#106
子は「預かりもの」
2013-6-17
里子であるムスメとの特別養子縁組の申立てを裁判所にしたのが今年の1月。
ようやく審判が確定し、市役所に養子縁組届を提出して、ムスメは我が家の戸籍に入りました。
晴れて私たち夫婦に戸籍上の子ができてよかった・・・と言いたいところですが、手放しで喜ぶのも気が引けます。
なぜなら、果たしてこれがムスメにとっていいことかどうか、分からないから。それはいずれ、ムスメが大きくなってからどう感じるか、これが全てだからです。
もちろん私には、自分たちの子どもが欲しいから、ムスメが戸籍に入ってもらえば自分たちの子どもとしてこれからも一緒に暮らせるから、という親中心の考えは少なからずあります。
しかし、ムスメを里子として預かった約2年半、本当にいろいろ考えましたが、やはり養子縁組したほうがムスメにとってもいいだろうという結論が変わることはありませんでした。
「子は授かりもの」という言葉があります。
私は結婚してなかなか子どもが出来なかった頃、「子は授かりもの」という言葉を信じていました。その時が来れば、神さまは私たちに子どもを与えてくれる。焦っていても仕方ないのだ。

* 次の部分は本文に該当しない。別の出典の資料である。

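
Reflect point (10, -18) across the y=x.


Reflection rule for y=x: (y, x)
(10, -18) -> (-18, 10)

(-18, 10)


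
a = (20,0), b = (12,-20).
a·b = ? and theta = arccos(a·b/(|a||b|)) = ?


a·b = 20*12 + 0*(-20) = 240 + 0 = 240
|a| = sqrt(400+0) = 20.0000
|b| = sqrt(144+400) = 23.3238
cos(theta) = 240/(sqrt(400)*sqrt(544)) = 240/sqrt(217600) = 0.514496
theta = arccos(240/sqrt(217600)) = 59.0362 degrees

a·b = 240, theta = 59.0362 deg


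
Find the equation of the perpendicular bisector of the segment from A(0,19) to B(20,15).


Midpoint = (10, 17)
Slope of AB = dy/dx = -4/20 = -0.2000
Perp slope = -dx/dy = 20/4 = 5.0000
b = My - (perp slope)*Mx = 17 + (20*10)/(-4) = 17 - 50.0000 = -33.0000

y = 5.0000x - 33.0000


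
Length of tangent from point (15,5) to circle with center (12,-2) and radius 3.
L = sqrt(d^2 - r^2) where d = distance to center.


d = sqrt((15-12)^2 + (5+ 2)^2) = sqrt(9+49) = 7.6158
L = sqrt(58.0000 - 9) = sqrt(49.0000) = 7.0000

7.0000


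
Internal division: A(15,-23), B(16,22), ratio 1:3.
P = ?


Px = (1*16 + 3*15)/4 = 61/4 = 15.2500
Py = (1*22 + 3*(-23))/4 = -47/4 = -11.7500

P = (15.2500, -11.7500)


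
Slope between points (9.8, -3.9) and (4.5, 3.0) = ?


dy = 3.0 + 3.9 = 6.9
dx = 4.5 - 9.8 = -5.3
m = 6.9/(-5.3) = -1.3019

m = -1.3019


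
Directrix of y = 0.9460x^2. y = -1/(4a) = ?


a = 0.9460
1/(4a) = 0.2643
directrix: y = -0.2643 = -0.2643

y = -0.2643


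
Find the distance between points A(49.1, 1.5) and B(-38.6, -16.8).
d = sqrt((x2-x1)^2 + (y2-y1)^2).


dx = -38.6 - 49.1 = -87.7
dy = -16.8 - 1.5 = -18.3
d = sqrt(7691.29 + 334.89) = sqrt(8026.18) = 89.5890

89.5890


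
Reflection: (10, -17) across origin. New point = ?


Reflection rule for origin: (-x, -y)
(10, -17) -> (-10, 17)

(-10, 17)


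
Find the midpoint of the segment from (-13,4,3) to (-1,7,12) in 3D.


Mx = (-13- 1)/2 = -7.0000
My = (4+7)/2 = 5.5000
Mz = (3+12)/2 = 7.5000

M = (-7.0000, 5.5000, 7.5000)


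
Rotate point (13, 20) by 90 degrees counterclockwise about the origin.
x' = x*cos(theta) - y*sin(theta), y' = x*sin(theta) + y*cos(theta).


cos(90) = 0, sin(90) = 1
x' = 13*0 - 20*1 = -20
y' = 13*1 + 20*0 = 13

(-20, 13)


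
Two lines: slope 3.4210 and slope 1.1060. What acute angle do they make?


m1-m2 = 2.315
1+m1*m2 = 4.783626
tan(theta) = |2.315/4.783626| = 0.483943
theta = arctan(|2.315/4.783626|) = 25.8243 degrees (acute angle)

25.8243 degrees


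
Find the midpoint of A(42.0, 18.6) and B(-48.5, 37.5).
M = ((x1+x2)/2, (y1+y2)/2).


Mx = (42.0 - 48.5)/2 = -6.5/2 = -3.2500
My = (18.6 + 37.5)/2 = 56.1/2 = 28.0500

(-3.2500, 28.0500)


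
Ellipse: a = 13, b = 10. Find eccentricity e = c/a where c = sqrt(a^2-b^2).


c = sqrt(169-100) = sqrt(69) = 8.3066
e = c/a = sqrt(69)/13 = 0.6390

e = 0.6390


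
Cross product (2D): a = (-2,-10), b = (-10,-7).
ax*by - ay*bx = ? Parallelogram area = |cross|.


cross = -2*(-7) + 10*(-10) = 14 - 100 = -86
Parallelogram area = |-86| = 86

cross = -86, parallelogram area = 86


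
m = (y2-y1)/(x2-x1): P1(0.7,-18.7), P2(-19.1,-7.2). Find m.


dy = -7.2 + 18.7 = 11.5
dx = -19.1 - 0.7 = -19.8
m = 11.5/(-19.8) = -0.5808

m = -0.5808


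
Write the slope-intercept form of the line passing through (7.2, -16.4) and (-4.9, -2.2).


m = (14.2)/(-12.1) = -1.1736
b = y1 - m*x1 = -16.4 - (14.2*7.2)/(-12.1) = -16.4 + 8.4496 = -7.9504

y = -1.1736x - 7.9504


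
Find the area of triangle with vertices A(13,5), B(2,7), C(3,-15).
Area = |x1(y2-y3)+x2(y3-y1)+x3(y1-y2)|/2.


13*(7+ 15) = 286
2*(-15-5) = -40
3*(5-7) = -6
sum = 240
Area = |240|/2 = 120.0000

120.0000 sq units


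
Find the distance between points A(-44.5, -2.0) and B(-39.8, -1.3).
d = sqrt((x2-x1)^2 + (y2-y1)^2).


dx = -39.8 + 44.5 = 4.7
dy = -1.3 + 2.0 = 0.7
d = sqrt(22.09 + 0.49) = sqrt(22.58) = 4.7518

4.7518


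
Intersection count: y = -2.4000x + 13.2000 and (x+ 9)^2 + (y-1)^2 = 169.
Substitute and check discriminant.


Substitute y = -2.4000x + 13.2000: (x+ 9)^2 + (-2.4000x+13.2000-1)^2 = 169
Expand to Ax^2 + Bx + C = 0, where b-k = 12.2
A = 1+m^2 = 6.76
B = 2(m(b-k) - h) = 2(-2.4000*12.2 + 9) = -40.56
C = h^2 + (b-k)^2 - r^2 = 81 + 148.84 - 169 = 60.84
disc = B^2-4AC = 1645.1136 - 1645.1136 = 0
disc = 0

1 intersection point (tangent)


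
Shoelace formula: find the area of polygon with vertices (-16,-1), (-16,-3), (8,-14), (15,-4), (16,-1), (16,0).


sum(xi*y_{i+1}) = -16*(-3) - 16*(-14) + 8*(-4) + 15*(-1) + 16*0 + 16*(-1) = 209
sum(yi*x_{i+1}) = -1*(-16) - 3*8 - 14*15 - 4*16 - 1*16 + 0*(-16) = -298
Area = |209 + 298|/2 = 507/2 = 253.5000

253.5000 sq units


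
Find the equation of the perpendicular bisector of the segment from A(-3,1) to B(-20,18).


Midpoint = (-11.5, 9.5)
Slope of AB = dy/dx = 17/(-17) = -1.0000
Perp slope = -dx/dy = 17/17 = 1.0000
b = My - (perp slope)*Mx = 9.5 + (-17*(-11.5))/17 = 9.5 + 11.5000 = 21.0000

y = 1.0000x + 21.0000


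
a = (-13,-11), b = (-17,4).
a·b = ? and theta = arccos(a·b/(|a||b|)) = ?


a·b = -13*(-17) - 11*4 = 221 - 44 = 177
|a| = sqrt(169+121) = 17.0294
|b| = sqrt(289+16) = 17.4642
cos(theta) = 177/(sqrt(290)*sqrt(305)) = 177/sqrt(88450) = 0.595147
theta = arccos(177/sqrt(88450)) = 53.4769 degrees

a·b = 177, theta = 53.4769 deg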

しかし今思うのは、子は「授かりもの」ではなくて「預かりもの」ではないか、ということ。
神さまが、私の大事にしている子どもたちなんだからしっかりめんどう見てくれよ、と、親に託してくれたもの。
子どもたちは親のものではない。子どもたちは、大事に育ててくれるよう神さまが親たちに預けてくれたもの。
生まれてきた子どもたちが親に似ていた方が、親が親しみを感じてちゃんと育てるだろうから、子どもはお母さんから生まれるようにしている(きっと)。
うまく出来てますね。
私たちは残念ながら実の子には恵まれませんでしたが、実の子のような子どもが我が家にやってきました。
うちのムスメも、私たちと血はつながってませんが私たちに似ていますよ。ムスメが怒るところなんか親そっくり(涙)。
ムスメが我が家の戸籍に入ったからといって、これまでと何かが大きく変わるわけでもありません。
これまでムスメの里親だったときも、ムスメとは成人するまで親としてつきあう気持ちで接してきたし、これからもそれは変わりません。
そして同時にムスメには、実の親のことを思いやる心も育ててあげたいし、育ての親としてもそれを自ら実践したい。
なぜなら、私がムスメの立場だったら、きっと自分の実の親のことを思って欲しいから。
私たちがどう頑張っても彼女の実の親にはなれないし、ムスメが実の親の戸籍から離脱しても、ムスメの実の親は変わらないから。
何よりも、実のお母さんがムスメを産んでくれたおかげで、ムスメがここにいるから。
ムスメが立派な大人になって、私たちが神さまに「よく育ててくれた」と言ってもらえるよう、そして何よりも当のムスメが、私たちと生活してよかったと心のどこかで思ってくれるよう、これからも共に心を寄せ合いながらつきあっていきたいと思います。